Le ciblage comportemental utilise les données collectées sur les comportements en ligne des internautes — historique de navigation, recherches effectuées, contenus consommés, achats réalisés — pour afficher des publicités correspondant à leurs intérêts présumés. Cette approche permet d'améliorer significativement la pertinence des annonces par rapport au ciblage contextuel (basé sur le contenu de la page) ou démographique, en se fondant sur des signaux d'intérêt réels plutôt que présumés.

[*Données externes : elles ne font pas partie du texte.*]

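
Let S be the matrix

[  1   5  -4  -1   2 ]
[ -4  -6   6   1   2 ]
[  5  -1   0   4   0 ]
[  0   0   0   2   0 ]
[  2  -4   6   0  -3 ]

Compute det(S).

Expand along row 4 (it has 4 zeros):
  + (2) · M_44   where M_44 = det([1 5 -4 2; -4 -6 6 2; 5 -1 0 0; 2 -4 6 -3]) = -420
det = (+1)·(2)·(-420) = -840

|S| = -840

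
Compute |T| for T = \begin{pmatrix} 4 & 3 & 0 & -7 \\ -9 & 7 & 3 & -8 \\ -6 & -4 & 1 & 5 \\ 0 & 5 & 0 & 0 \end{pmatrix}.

The determinant is 145.

Expand along row 4 (it has 3 zeros):
  + (5) · M_42   where M_42 = det([4 0 -7; -9 3 -8; -6 1 5]) = 29
det = (+1)·(5)·(29) = 145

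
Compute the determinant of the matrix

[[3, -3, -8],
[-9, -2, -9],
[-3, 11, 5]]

Expand along row 1:
  + 3 · |-2 -9; 11 5| = 3·(-10 − (-99)) = 267
  − (-3) · |-9 -9; -3 5| = −(-3)·(-45 − 27) = -216
  + (-8) · |-9 -2; -3 11| = (-8)·(-99 − 6) = 840
Sum: (267) + (-216) + (840) = 891

891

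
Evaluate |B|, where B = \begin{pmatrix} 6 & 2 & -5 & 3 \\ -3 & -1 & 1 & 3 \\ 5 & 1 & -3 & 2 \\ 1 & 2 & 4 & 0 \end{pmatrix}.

-129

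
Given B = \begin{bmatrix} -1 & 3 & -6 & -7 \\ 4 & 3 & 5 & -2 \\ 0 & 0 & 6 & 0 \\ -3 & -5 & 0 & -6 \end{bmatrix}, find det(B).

1170

Expand along row 3 (it has 3 zeros):
  + (6) · M_33   where M_33 = det([-1 3 -7; 4 3 -2; -3 -5 -6]) = 195
det = (+1)·(6)·(195) = 1170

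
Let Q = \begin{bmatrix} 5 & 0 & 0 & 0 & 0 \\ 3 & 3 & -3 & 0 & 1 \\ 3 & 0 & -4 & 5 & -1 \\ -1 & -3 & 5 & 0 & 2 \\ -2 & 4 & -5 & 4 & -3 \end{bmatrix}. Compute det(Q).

|Q| = 1025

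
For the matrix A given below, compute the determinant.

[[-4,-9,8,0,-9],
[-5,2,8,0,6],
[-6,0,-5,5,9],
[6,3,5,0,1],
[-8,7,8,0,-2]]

Expand along column 4 (it has 4 zeros):
  − (5) · M_34   where M_34 = det([-4 -9 8 -9; -5 2 8 6; 6 3 5 1; -8 7 8 -2]) = 13257
det = (-1)·(5)·(13257) = -66285

det(A) = -66285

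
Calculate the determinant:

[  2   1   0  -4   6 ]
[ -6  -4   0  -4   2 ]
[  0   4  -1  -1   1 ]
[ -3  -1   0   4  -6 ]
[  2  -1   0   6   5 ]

Expand along column 3 (it has 4 zeros):
  + (-1) · M_33   where M_33 = det([2 1 -4 6; -6 -4 -4 2; -3 -1 4 -6; 2 -1 6 5]) = 272
det = (+1)·(-1)·(272) = -272

The determinant is -272.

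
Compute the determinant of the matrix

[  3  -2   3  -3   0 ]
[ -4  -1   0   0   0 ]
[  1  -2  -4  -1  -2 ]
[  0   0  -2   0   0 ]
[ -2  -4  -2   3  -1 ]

Expand along row 4 (it has 4 zeros):
  − (-2) · M_43   where M_43 = det([3 -2 -3 0; -4 -1 0 0; 1 -2 -1 -2; -2 -4 3 -1]) = -134
det = (-1)·(-2)·(-134) = -268

-268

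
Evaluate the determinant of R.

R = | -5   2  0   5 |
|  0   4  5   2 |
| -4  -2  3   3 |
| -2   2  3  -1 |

The determinant is 564.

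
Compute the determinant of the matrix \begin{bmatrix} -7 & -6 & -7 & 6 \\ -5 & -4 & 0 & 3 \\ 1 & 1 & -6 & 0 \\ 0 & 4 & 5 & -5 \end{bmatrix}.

52

Expand along row 2 (it has 1 zero):
  − (-5) · M_21   where M_21 = det([-6 -7 6; 1 -6 0; 4 5 -5]) = -41
  + (-4) · M_22   where M_22 = det([-7 -7 6; 1 -6 0; 0 5 -5]) = -215
  + (3) · M_24   where M_24 = det([-7 -6 -7; 1 1 -6; 0 4 5]) = -201
det = (-1)·(-5)·(-41) + (+1)·(-4)·(-215) + (+1)·(3)·(-201) = 52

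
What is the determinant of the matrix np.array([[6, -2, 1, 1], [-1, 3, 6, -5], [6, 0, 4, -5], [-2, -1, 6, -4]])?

Expand along row 3 (it has 1 zero):
  + (6) · M_31   where M_31 = det([-2 1 1; 3 6 -5; -1 6 -4]) = 29
  + (4) · M_33   where M_33 = det([6 -2 1; -1 3 -5; -2 -1 -4]) = -107
  − (-5) · M_34   where M_34 = det([6 -2 1; -1 3 6; -2 -1 6]) = 163
det = (+1)·(6)·(29) + (+1)·(4)·(-107) + (-1)·(-5)·(163) = 561

561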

Le ciblage comportemental opère à deux niveaux : le ciblage first-party, basé sur les données comportementales collectées directement par l'annonceur sur ses propres propriétés (site, application, emails), et le ciblage third-party, basé sur des données agrégées par des data brokers ou des plateformes publicitaires à partir de la navigation sur l'ensemble du web. Ce dernier est en déclin accéléré avec la disparition des cookies tiers (Chrome Privacy Sandbox, suppression des cookies Safari/Firefox).
L'évolution réglementaire (RGPD en Europe, CCPA en Californie) et technique impose une transformation des pratiques de ciblage comportemental vers des modèles respectueux de la vie privée : exploitation des données first-party avec consentement explicite, recours aux audiences lookalike basées sur les clients existants, contextual targeting enrichi par l'IA, et adoption des API de ciblage privacy-preserving proposées par les plateformes. Les annonceurs qui investissent dans la qualité de leur stack de données first-party seront les moins impactés par cette transition.